US President Barack Obama, whose support for abortion rights for women and stem cell research has angered some Catholics, is due to meet Pope Benedict for the first time on July 10 during a visit to Italy.

world Updated: Jun 24, 2009 23:08 IST
Daniel Flynn

US President Barack Obama, whose support for abortion rights for women and stem cell research has angered some Catholics, is due to meet Pope Benedict for the first time on July 10 during a visit to Italy.

Vatican officials said the USleader will have an afternoon audience with the Pope in the Vatican after the conclusion of a July 8-10 summit of Group of Eight industrial nations, due to take place in the Italian city of L'Aquila.

"The Pope is ready to meet with US President Barack Obama in the afternoon of July 10," deputy Vatican spokesman Ciro Benedettini told Reuters.

Obama has angered many American Catholics with his support for abortion rights for women and his decision to lift restrictions on stem cell research, which is likely to be a topic of discussion at the July meeting.

In 2001, the late Pope John Paul II urged former US President George W Bush not to allow stem cell research.

The Vatican and Italian Church leaders condemned Obama's decision in March to lift restrictions on federal funding for human embryonic stem cell research put in place by Bush.

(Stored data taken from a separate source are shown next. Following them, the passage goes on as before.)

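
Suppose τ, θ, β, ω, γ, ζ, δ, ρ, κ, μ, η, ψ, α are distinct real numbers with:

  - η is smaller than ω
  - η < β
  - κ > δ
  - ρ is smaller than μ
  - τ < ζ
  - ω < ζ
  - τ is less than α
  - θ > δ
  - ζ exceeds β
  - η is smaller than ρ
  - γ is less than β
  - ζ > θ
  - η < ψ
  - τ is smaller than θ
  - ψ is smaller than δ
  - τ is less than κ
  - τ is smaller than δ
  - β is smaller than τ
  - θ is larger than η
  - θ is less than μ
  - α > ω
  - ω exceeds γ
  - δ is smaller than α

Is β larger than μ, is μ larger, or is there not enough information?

Link the given pairs in sequence: β < τ; τ < δ; δ < θ; θ < μ.
Chaining these gives β < τ < δ < θ < μ.
So μ is larger.

μ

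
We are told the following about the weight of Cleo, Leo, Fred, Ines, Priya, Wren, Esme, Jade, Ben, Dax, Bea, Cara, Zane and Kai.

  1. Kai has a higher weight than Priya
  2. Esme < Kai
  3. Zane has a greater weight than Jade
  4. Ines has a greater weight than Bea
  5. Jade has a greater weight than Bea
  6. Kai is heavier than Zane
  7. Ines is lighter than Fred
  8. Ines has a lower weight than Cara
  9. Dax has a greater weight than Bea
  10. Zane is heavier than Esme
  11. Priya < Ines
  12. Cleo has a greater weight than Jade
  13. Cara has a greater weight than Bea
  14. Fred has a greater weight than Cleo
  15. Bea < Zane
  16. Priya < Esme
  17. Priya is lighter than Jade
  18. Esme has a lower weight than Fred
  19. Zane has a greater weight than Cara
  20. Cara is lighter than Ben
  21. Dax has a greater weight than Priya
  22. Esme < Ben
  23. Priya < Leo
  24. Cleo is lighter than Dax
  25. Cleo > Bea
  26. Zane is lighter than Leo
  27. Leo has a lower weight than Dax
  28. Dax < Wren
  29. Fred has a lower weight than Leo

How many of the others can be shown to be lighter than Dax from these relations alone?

10

Directly below Dax: Priya, Bea, Cleo, Leo.
One step further: Jade, Fred, Zane (7 so far).
One step further: Esme, Ines, Cara (10 so far).
No other element is forced below Dax by the given relations, so the count is 10.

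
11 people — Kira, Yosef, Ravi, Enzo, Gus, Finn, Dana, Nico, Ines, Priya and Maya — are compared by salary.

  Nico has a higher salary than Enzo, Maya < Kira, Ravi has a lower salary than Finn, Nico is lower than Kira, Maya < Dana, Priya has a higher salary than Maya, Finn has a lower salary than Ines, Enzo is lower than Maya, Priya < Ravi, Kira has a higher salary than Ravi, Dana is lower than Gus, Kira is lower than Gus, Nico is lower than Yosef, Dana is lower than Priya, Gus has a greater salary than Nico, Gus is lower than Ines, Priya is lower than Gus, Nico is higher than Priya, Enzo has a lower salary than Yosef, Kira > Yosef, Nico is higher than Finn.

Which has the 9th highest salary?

Piecing the relations together gives one ordering: Enzo < Maya < Dana < Priya < Ravi < Finn < Nico < Yosef < Kira < Gus < Ines.
Counting 9 from the largest end gives Dana.

Dana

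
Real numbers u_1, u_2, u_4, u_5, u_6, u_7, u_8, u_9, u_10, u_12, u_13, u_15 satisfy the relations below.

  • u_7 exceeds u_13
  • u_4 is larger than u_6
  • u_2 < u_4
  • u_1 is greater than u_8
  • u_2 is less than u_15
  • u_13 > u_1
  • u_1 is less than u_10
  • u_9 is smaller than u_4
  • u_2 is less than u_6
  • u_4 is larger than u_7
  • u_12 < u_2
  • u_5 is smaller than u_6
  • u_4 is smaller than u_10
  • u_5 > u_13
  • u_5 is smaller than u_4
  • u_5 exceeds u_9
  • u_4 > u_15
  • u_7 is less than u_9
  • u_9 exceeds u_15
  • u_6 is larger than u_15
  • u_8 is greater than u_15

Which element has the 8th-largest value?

u_1

The consecutive relations fix a unique order: u_12 < u_2 < u_15 < u_8 < u_1 < u_13 < u_7 < u_9 < u_5 < u_6 < u_4 < u_10.
Counting 8 from the largest end gives u_1.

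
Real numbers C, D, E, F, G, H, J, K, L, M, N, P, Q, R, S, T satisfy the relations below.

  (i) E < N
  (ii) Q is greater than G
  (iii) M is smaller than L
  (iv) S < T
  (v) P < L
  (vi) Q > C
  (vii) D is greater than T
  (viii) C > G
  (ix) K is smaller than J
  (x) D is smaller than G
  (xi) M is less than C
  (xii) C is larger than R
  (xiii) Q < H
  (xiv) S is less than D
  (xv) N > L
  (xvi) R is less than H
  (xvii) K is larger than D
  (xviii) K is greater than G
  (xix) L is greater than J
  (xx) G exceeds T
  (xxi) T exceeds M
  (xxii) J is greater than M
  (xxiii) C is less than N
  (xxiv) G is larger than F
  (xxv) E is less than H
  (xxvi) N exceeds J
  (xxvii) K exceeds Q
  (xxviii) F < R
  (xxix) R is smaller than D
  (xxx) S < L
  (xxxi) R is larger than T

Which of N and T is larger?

N

The relevant relations are T < R; R < D; D < G; G < C; C < Q; Q < K; K < J; J < L; L < N.
Together: T < R < D < G < C < Q < K < J < L < N.
So T < N; N is the larger of the two.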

The Catholic Church, other religious groups and pro-life advocates oppose such research -- which scientists hope can lead to cures for diseases such as Alzheimer's and Parkinson's -- because it involves the destruction of embryos.

Obama's subsequent invitation to speak at Notre Dame, a premier US Catholic university, sparked criticism last month. While some heckled Obama during his speech, his appeal for a "fair-minded" discussion on abortion was received with several standing ovations.

The G8 summit is due to discuss a response to the ongoing international economic crisis and global warming. Its location was moved to L'Aquila in a sign of solidarity with victims from an April earthquake which killed nearly 300 people and devastated large parts of the city.